The company, which previously raised $3.5 million from the Verge Fund and angel investors, custom builds and manages websites to help small- and medium-sized businesses market themselves at an affordable price.
Its clientele has grown to 3,000 customers following an overhaul in business strategy that helped increase the impact of Boomtime’s web-based marketing tools. Now, with fresh funds for expansion, the company aims to broaden its reach.
“We’ll expand our network and scale up our sales and fulfillment capabilities for customers,” said CEO Mark Canon.
Verge led the new Series B round, joined by Saba Investments in El Paso and angels in Texas and New Mexico, said executive board chair and company co-founder Bill Bice.
The company has reinvented itself since launching in 2005. It started out helping restaurants and spas with online promotions such as gift certificates. It later segued into a concentrated focus on the spa-based health and beauty market.
In 2014, it merged with Smug Cloud, a company that Canon started to provide greater labor efficiency to reduce costs for online marketing and promotion.
Boomtime combined its webbased marketing platform with Smug Cloud’s labor-efficient focus to create automated systems that now allow businesses to run customized software with little direct human intervention.
“Normally, a business will buy software and then hire people to run it for them,” Bice said. “This is a marketing tool that does all that for them.”
The software collects data from all online transactions and learns from that to pursue marketing leads, including referrals from current clients for potential customers.
Boomtime has a network of 200 independent web developers and copywriters who use the automated system to extract information about a customer’s strengths to design customized websites and promotional strategies, Canon said.

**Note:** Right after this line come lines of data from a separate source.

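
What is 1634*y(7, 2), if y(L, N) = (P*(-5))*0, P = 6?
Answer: 0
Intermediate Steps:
y(L, N) = 0 (y(L, N) = (6*(-5))*0 = -30*0 = 0)
1634*y(7, 2) = 1634*0 = 0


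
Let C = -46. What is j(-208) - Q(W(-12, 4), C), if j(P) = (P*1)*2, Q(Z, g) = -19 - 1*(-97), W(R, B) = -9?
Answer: -494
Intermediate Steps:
Q(Z, g) = 78 (Q(Z, g) = -19 + 97 = 78)
j(P) = 2*P (j(P) = P*2 = 2*P)
j(-208) - Q(W(-12, 4), C) = 2*(-208) - 1*78 = -416 - 78 = -494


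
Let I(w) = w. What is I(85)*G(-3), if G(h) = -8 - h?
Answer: -425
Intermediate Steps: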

“Larger businesses will often spend from $60,000 to $100,000 a year for a website and people to run it,” Canon said. “This is a doit-yourself, automated sales platform that typically costs about $1,000 per month.”
The company generally targets businesses in the $1 million to $10 million revenue range. It currently employs 45 people in Albuquerque, three in El Paso, and 15 back-office developers in the Philippines and Serbia.